Here are 3 things you can do to have a positive effect on the deliverability of your email.

1. Verify the validity of your email list regularly.

An easy way to do this is using an email verification platform. Services such as ZeroBounce can validate around 100,000 contacts in about 45 minutes. This is a quick way of finding how many email addresses are still in use and which ones are outdated.

Another way of keeping your list sanitized is to connect an email verification API to any lead collection form you use. This API will work silently in the background rejecting any poor-quality addresses. Verification APIs only allow real, valid email addresses to be added to your list.

2. Send content subscribers to expect when it’s expected

Many ISPs monitor your email engagement. This signals to them that your content is relevant. They look at the number of opens and clicks. If your emails aren’t being opened or clicked, your ISP may start to flag them as spam.

One way to prevent this from happening is to do two things:

A. Send your audience the content they expect to receive. If you promised a weekly newsletter on a given topic – do that. Don’t send your newsletter plus two more sales emails, or emails for an affiliate product unless that’s what was promised.

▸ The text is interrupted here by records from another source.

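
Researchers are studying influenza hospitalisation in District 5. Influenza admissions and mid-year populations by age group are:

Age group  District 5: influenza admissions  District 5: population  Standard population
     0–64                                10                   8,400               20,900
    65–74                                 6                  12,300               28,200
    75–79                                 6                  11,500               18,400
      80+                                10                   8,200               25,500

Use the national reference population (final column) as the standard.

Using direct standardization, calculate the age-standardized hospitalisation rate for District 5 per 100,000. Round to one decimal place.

Age-specific rates per 100,000 for District 5: 119.05, 48.78, 52.17, 121.95.
Standard total = 93,000; weights = 0.2247, 0.3032, 0.1978, 0.2742.
Standardized rate: 0.2247×119.05 + 0.3032×48.78 + 0.1978×52.17 + 0.2742×121.95 = 85.3060 per 100,000.

85.3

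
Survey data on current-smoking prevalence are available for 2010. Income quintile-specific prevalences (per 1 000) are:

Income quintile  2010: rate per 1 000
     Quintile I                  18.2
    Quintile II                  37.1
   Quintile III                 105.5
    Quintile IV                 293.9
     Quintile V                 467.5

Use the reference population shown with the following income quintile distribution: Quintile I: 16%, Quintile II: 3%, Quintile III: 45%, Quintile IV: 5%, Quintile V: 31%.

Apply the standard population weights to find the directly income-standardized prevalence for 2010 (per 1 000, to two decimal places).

Standard weights: 0.16, 0.03, 0.45, 0.05, 0.31.
Standardized rate: 0.1600×18.2 + 0.0300×37.1 + 0.4500×105.5 + 0.0500×293.9 + 0.3100×467.5 = 211.1200 per 1 000.

211.12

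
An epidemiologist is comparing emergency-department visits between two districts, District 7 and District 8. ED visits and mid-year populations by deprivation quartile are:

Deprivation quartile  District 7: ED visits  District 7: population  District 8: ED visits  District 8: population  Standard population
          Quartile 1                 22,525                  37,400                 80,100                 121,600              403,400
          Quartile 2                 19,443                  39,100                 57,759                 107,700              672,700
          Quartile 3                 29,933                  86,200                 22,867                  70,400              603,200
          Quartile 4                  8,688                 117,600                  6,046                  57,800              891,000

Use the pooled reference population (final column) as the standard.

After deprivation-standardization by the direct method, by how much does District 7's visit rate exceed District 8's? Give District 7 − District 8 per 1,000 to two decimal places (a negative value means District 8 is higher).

Deprivation-specific rates per 1,000 for District 7: 602.273, 497.263, 347.251, 73.878.
For District 8: 658.717, 536.295, 324.815, 104.602.
Standard total = 2,570,300; weights = 0.1569, 0.2617, 0.2347, 0.3467.
District 7: 0.1569×602.273 + 0.2617×497.263 + 0.2347×347.251 + 0.3467×73.878 = 331.7715 per 1,000.
District 8: 0.1569×658.717 + 0.2617×536.295 + 0.2347×324.815 + 0.3467×104.602 = 356.2313 per 1,000.
Difference = 331.7715 − 356.2313 = -24.4598.

-24.46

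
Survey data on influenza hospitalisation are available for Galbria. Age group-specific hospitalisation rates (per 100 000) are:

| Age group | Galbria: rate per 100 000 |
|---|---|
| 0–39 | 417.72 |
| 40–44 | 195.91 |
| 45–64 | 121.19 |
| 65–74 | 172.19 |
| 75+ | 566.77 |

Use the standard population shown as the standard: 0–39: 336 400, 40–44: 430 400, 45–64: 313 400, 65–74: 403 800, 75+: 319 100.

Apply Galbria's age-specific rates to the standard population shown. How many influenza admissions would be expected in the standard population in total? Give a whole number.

Expected influenza admissions = Σ (standard pop × age-specific rate ÷ 100 000)
= 336 400×417.72/100 000 + 430 400×195.91/100 000 + 313 400×121.19/100 000 + 403 800×172.19/100 000 + 319 100×566.77/100 000
= 1405.21 + 843.20 + 379.81 + 695.30 + 1808.56 = 5132.08.

5132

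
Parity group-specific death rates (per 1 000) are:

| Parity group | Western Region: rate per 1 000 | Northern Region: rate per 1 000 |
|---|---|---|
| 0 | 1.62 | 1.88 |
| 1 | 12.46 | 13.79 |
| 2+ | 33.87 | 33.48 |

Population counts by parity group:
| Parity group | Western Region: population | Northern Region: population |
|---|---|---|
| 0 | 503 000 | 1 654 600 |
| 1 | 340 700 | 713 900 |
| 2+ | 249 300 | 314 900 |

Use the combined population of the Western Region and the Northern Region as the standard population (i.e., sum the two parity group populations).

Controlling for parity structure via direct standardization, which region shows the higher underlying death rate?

Northern Region

Combined standard total = 3 776 400; weights = 0.5713, 0.2793, 0.1494.
The Western Region: 0.5713×1.62 + 0.2793×12.46 + 0.1494×33.87 = 9.4654 per 1 000.
The Northern Region: 0.5713×1.88 + 0.2793×13.79 + 0.1494×33.48 = 9.9271 per 1 000.
The crude rates (12.35 vs 8.76) would put the Western Region higher, but that reflects its parity composition; once standardized to a common parity structure, the Northern Region has the higher underlying rate.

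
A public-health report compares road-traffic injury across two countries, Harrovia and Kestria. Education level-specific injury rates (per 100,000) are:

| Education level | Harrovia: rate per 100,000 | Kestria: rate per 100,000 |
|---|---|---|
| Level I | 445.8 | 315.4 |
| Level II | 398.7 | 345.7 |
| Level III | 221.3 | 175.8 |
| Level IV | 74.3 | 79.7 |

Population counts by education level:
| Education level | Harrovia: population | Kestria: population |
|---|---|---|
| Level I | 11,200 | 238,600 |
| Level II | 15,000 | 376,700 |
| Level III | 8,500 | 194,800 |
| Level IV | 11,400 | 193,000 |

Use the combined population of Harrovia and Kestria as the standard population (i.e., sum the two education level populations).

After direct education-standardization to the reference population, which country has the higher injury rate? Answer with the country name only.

Combined standard total = 1,049,200; weights = 0.2381, 0.3733, 0.1938, 0.1948.
Harrovia: 0.2381×445.8 + 0.3733×398.7 + 0.1938×221.3 + 0.1948×74.3 = 312.3416 per 100,000.
Kestria: 0.2381×315.4 + 0.3733×345.7 + 0.1938×175.8 + 0.1948×79.7 = 253.7442 per 100,000.

Harrovia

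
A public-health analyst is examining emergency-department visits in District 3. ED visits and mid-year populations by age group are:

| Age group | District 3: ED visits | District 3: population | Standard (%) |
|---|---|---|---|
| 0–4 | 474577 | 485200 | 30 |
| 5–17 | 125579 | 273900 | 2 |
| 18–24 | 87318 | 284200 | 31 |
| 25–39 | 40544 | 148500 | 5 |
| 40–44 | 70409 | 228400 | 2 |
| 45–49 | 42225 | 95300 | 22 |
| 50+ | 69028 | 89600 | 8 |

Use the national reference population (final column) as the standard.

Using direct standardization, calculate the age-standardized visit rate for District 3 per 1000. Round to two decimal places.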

B. Send your content when it is expected. For example, if you promise a weekly or monthly newsletter – deliver on time and regularly. Be consistent in sending your newsletter at the frequency people signed up for. Don’t send more emails than people expect to receive.

C. Look for these spam triggers and test. Certain things can potentially trigger your emails to be flagged as spam. Let’s take a look at three of the most common red flags for spam and the steps you can take to avoid triggering them.

3. Know the most common spam triggers:

  1. Emails with more images than text. You need a balance in the ratio of images versus text. Make sure to include enough text.
  2. Use of link shortening URLs. So-called “pretty” links may look cleaner on the page, but they also trigger spam filters. Use the full and actual URL when possible.
  3. Inconsistent sending patterns. As previously mentioned, sending email on an irregular basis can draw a spam flag. This is especially true if it’s been too long since the last time you emailed your list.

One way to get around this is to warm up your IP before doing a mass send. Break up your list into smaller groups so that you are sending low volumes of emails on your dedicated IP. Do this over some time, gradually increasing your email volume.

“Warming up” an IP address allows ISPs to identify, recognize, and evaluate your sending practices. Once you pass their test, you are much more likely to get a green light for your entire email list.